Project - Edible City

Status - Academic Project

Location - St. Gallen, Switzerland

Program - Housing, Industrial, Commercial Mix

“Winkeln-Nord” is the most significant industrial/commercial area in terms of its urban development located in the west of the St. Gallen city in Switzerland. The industrial use forms the urban structure by extended, orthogonal production and storage facilities. This growth has not only eaten up the precious agricultural part of the city but also making the environment contaminated. We need to control this unsustainable development and make it into a sustainable one. The transaction of these structure into a new purposeful intervention could lead this part of the city into a new direction. We can already find some traces of this change happening on the site. The incubated commercial activities have already started to make its way into the dominating industrial area. With the insertion of a right program into the site could help to make this dead space into a charged one. That will not only help the residents to reclaim the land from the industries but to generate a sustainable economy and create more jobs.
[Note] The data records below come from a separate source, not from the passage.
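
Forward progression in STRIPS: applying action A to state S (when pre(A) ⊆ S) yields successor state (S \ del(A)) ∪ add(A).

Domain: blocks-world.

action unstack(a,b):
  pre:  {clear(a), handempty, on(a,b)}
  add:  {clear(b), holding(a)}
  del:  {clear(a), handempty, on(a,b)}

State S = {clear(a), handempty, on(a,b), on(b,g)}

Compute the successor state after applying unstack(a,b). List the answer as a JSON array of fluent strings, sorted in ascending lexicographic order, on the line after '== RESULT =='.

Compute (S \ del) ∪ add:
  pre ⊆ S: {clear(a), handempty, on(a,b)} ⊆ S  — applicable
  S \ del = {on(b,g)}
  ∪ add   = {clear(b), holding(a), on(b,g)}

== RESULT ==
["clear(b)", "holding(a)", "on(b,g)"]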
Taking clues from the Edible Infrastructure and aquaponics systems, I am proposing in response to the architectural and social issues of today and tomorrow. By inserting this concept of the edible city. In which we have to foresee, how the infrastructure will transform itself over forty years. Imagine living in a town which considers food as an integral part of its metabolic infrastructure. By strengthening the design tools, we explore the generative potential of this system to create an urban ecology that provides for its residents via local, multi scaler, distributed food production, reconnects the traditional waste-nutrient cycle and reduce food cost from transportation that runs on fossil fuel. Imagine our future living in the cities where residential buildings have this another skin that produces food and energy for urban citizens in a controlled environment. Imagine state of the art aquaponic systems that can produce food for locals and nearby settlements. Moreover by strategically increasing the number of dwelling units, this site not only will go a long way toward meeting its sustainability objectives, but also will be competitive, resilient, and great places to live.